If so many of the spaniels are based on this common model, then why are they so intriguing? Despite the shared elements, there is a great range of stylistic difference. The spaniels come in sizes from a little over a foot to a couple of inches high. The base coat is layered over with polka dots or brushed patches of rust, copper luster, or black. Disraeli spaniels feature painted curls on their foreheads; Jackfield spaniels are made of red clay and glazed entirely black. Some have painted eyes, some see through glass. The most frequent model features the front legs molded to the body, but rarer models have one or two distinct front legs. Some spaniels are standing on all four legs and ready to go for a walk, while others are lying down. A rare bunch of spaniels do more than just look pretty: they masquerade as such utilitarian objects such as spill vases, ring holders, banks, and pitchers. Although Cavalier King Charles Spaniels were the most popular, you can also find other Staffordshire dog breeds, such as pugs, greyhounds, afghans, collies, poodles, and Dalmatians.

In addition to these basic stylistic differences, each dog possesses a certain distinguishing, endearing uniqueness. Even in pairs of twins, no two dogs are the same. The real artistry is in the almost ineffable details which allow each pottery creature to come to life like no antique chair or table ever could. The dogs can be cuddly or fierce, whimpering or smug, curious or proud. There are stories surrounding the production of these antiques, but the best story a Staffordshire spaniel can tell comes from its own expression. We might try to imagine the look of the spaniels looking out from the window of the woman’s bungalow. Coy? Condemning? Or perhaps enigmatic?

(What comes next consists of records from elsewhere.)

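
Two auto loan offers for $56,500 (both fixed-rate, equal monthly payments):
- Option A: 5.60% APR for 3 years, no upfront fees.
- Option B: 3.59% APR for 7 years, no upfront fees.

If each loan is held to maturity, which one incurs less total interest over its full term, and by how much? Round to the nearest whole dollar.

Option A: at 5.60% the monthly rate is 0.0046667, so the payment is 56,500 × 0.0046667 / (1 − 1.0046667^−36) = $1,708.62.
Total interest on Option A = 36 × $1,708.62 − $56,500 = $5,010.32.
Option B: monthly rate = 3.59%/12 = 0.0029917; payment = 56,500 × 0.0029917 / (1 − (1+0.0029917)^−84) = $761.67.
Total interest on Option B = 84 × $761.67 − $56,500 = $7,480.28.
Option A is lower by $2,469.96.

Option A by $2,470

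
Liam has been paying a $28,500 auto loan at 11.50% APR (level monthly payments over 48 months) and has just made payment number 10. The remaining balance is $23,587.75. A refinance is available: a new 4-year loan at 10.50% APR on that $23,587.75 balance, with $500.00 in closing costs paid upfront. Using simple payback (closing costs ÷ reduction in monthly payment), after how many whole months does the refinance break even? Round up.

Current payment = 28,500 × 11.5%/12 / (1 − (1+0.0095833)^−48) = $743.54.
Refinanced payment = 23,587.75 × 0.0087500 / (1 − (1+0.0087500)^−48) = $603.93.
Monthly savings = $743.54 − $603.93 = $139.61.
Break-even = $500.00 / $139.61 = 3.58 → 4 months.

4 months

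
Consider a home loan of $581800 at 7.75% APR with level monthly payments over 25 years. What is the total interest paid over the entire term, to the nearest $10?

Monthly rate = 7.75%/12 = 0.0064583; payment = 581,800 × 0.0064583 / (1 − (1+0.0064583)^−300) = $4,394.50.
Total paid = 300 × $4,394.50 = $1,318,350.00; interest = $1,318,350.00 − $581,800 = $736,550.00.

$736,550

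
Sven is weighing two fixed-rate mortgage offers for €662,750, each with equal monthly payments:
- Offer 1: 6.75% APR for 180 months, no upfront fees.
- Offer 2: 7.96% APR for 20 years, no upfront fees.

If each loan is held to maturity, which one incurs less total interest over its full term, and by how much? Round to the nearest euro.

Offer 1: monthly rate = 6.75%/12 = 0.0056250; payment = 662,750 × 0.0056250 / (1 − (1+0.0056250)^−180) = €5,864.74.
Total interest on Offer 1 = 180 × €5,864.74 − €662,750 = €392,903.20.
Offer 2: monthly rate = 7.96%/12 = 0.0066333; payment = 662,750 × 0.0066333 / (1 − (1+0.0066333)^−240) = €5,527.02.
Total interest on Offer 2 = 240 × €5,527.02 − €662,750 = €663,734.80.
Offer 1 is lower by €270,831.60.

Offer 1 by €270,832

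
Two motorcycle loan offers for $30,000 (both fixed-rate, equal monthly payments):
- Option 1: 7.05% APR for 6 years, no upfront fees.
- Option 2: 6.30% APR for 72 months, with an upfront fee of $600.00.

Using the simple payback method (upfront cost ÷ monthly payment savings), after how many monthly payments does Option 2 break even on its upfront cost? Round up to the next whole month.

Option 1: monthly rate = 7.05%/12 = 0.0058750; payment = 30,000 × 0.0058750 / (1 − (1+0.0058750)^−72) = $512.19.
Option 2: at 6.30% the monthly rate is 0.0052500, so the payment is 30,000 × 0.0052500 / (1 − 1.0052500^−72) = $501.45.
Monthly savings = $512.19 − $501.45 = $10.74.
Break-even = $600.00 / $10.74 = 55.87 → 56 months.

56 months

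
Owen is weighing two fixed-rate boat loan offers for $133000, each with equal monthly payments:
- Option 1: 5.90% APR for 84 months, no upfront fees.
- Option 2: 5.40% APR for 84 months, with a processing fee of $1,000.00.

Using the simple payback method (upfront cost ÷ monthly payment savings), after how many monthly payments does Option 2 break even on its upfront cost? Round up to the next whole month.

Option 1: monthly rate = 5.9%/12 = 0.0049167; payment = 133,000 × 0.0049167 / (1 − (1+0.0049167)^−84) = $1,936.57.
Option 2: at 5.40% the monthly rate is 0.0045000, so the payment is 133,000 × 0.0045000 / (1 − 1.0045000^−84) = $1,904.91.
Monthly savings = $1,936.57 − $1,904.91 = $31.66.
Break-even = $1,000.00 / $31.66 = 31.59 → 32 months.

32 months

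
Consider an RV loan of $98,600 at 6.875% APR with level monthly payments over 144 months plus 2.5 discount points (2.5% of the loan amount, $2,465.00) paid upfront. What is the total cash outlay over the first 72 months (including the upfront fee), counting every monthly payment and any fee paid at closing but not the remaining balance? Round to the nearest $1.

$75,000

At 6.875% the monthly rate is 0.0057292, so the payment is 98,600 × 0.0057292 / (1 − 1.0057292^−144) = $1,007.43.
Total outlay = 72 × $1,007.43 + $2,465.00 = $74,999.96.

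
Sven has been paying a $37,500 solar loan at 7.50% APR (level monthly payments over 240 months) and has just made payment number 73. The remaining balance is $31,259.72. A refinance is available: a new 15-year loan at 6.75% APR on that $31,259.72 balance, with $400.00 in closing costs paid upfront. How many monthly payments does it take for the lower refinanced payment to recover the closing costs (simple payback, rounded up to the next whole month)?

16 months

Current payment = 37,500 × 7.5%/12 / (1 − (1+0.0062500)^−240) = $302.10.
Refinanced payment = 31,259.72 × 0.0056250 / (1 − (1+0.0056250)^−180) = $276.62.
Monthly savings = $302.10 − $276.62 = $25.48.
Break-even = $400.00 / $25.48 = 15.70 → 16 months.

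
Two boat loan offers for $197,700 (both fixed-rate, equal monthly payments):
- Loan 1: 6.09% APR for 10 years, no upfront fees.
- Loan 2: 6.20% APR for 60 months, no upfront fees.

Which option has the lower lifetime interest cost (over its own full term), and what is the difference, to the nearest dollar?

Loan 2 by $34,028

Loan 1: at 6.09% the monthly rate is 0.0050750, so the payment is 197,700 × 0.0050750 / (1 − 1.0050750^−120) = $2,203.82.
Total interest on Loan 1 = 120 × $2,203.82 − $197,700 = $66,758.40.
Loan 2: monthly rate = 6.2%/12 = 0.0051667; payment = 197,700 × 0.0051667 / (1 − (1+0.0051667)^−60) = $3,840.51.
Total interest on Loan 2 = 60 × $3,840.51 − $197,700 = $32,730.60.
Loan 2 is lower by $34,027.80.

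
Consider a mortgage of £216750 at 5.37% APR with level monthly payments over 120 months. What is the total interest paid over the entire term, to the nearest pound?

£63,854

Monthly rate = 5.37%/12 = 0.0044750; payment = 216,750 × 0.0044750 / (1 − (1+0.0044750)^−120) = £2,338.37.
Total paid = 120 × £2,338.37 = £280,604.40; interest = £280,604.40 − £216,750 = £63,854.40.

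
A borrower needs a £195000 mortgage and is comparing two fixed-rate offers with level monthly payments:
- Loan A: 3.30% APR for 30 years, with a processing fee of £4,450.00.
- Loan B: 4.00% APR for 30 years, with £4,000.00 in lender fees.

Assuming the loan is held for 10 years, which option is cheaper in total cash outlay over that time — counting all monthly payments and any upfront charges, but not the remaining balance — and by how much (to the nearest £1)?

Loan A: monthly rate = 3.3%/12 = 0.0027500; payment = 195,000 × 0.0027500 / (1 − (1+0.0027500)^−360) = £854.01.
Loan B: at 4.00% the monthly rate is 0.0033333, so the payment is 195,000 × 0.0033333 / (1 − 1.0033333^−360) = £930.96.
Over 120 months: Loan A costs 120 × £854.01 + £4,450.00 = £106,931.20; Loan B costs 120 × £930.96 + £4,000.00 = £115,715.20.
Loan A is cheaper by £115,715.20 − £106,931.20 = £8,784.00.

Loan A by £8,784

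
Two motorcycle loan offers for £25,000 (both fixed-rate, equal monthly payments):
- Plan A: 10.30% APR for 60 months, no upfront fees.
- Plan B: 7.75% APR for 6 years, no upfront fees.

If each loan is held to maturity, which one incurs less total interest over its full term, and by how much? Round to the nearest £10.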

Today, you can find spaniels up for antique adoption in boutiques, at flea markets and online. Although these dogs are relics of a long-passed Victorian vogue, they have also somehow managed to continue to resonate with modern sensibilities. We might pick up a dog or two for aesthetic reasons: their graceful silhouettes pop nicely against a dark background. Or we might collect them for their rarity: each one is a unique artifact and a valuable investment. We might be drawn to the dogs for their engaging expressions: buy a single one to be your ever-constant, patiently-listening best friend, or buy an entire pack to liven up the household. Or, finally, we might just bring them home with us because they are already surrounded by such wonderful stories and are sure to generate more: Staffordshire spaniels make great conversation pieces.  


- The bottom should be covered, not open. (There are a few exceptions, including some Jackfield, treacle ware, and early porcelain pieces, as well as some slip-cast model from the late 19th-century onwards.)

- Somewhere on the piece (usually on the back) there should be an air release hole; it should be about 1/8 of an inch, not larger.

- The base should be glazed, not chalky.

- The glaze should be crackled from age, not artifice; check that the crazing is neither too even, too complete, nor too obvious.

- The features of the dog should have life to them; they should be painted with detail and skill, but in such a way that the spontaneity of the brushstroke is still apparent. Check that the features are neither too deliberate, too heavy, nor too elaborate. Be especially wary of whiskers that curl into mustaches!

- In addition to all these separate indicators, an entire, authentic, antique spaniel possesses an indescribable je-ne-sais-quoi. Real spaniels have what Kenny calls a “spontaneous presence”—a cryptic formulation which won’t make much sense until you’ve known a lot of spaniels.

- Your chances of getting what you pay for are increased if you buy from a reputable dealer.

Collectors prize those spaniels that have been around the longest, but Staffordshire continues to breed authentic pedigree spaniels today, usually marked with some mention of “Staffordshire” or simply “Made in England” on the bottom. Although less valued as collector’s pieces, new, non-Staffordshire reproductions— like mutts—need homes too.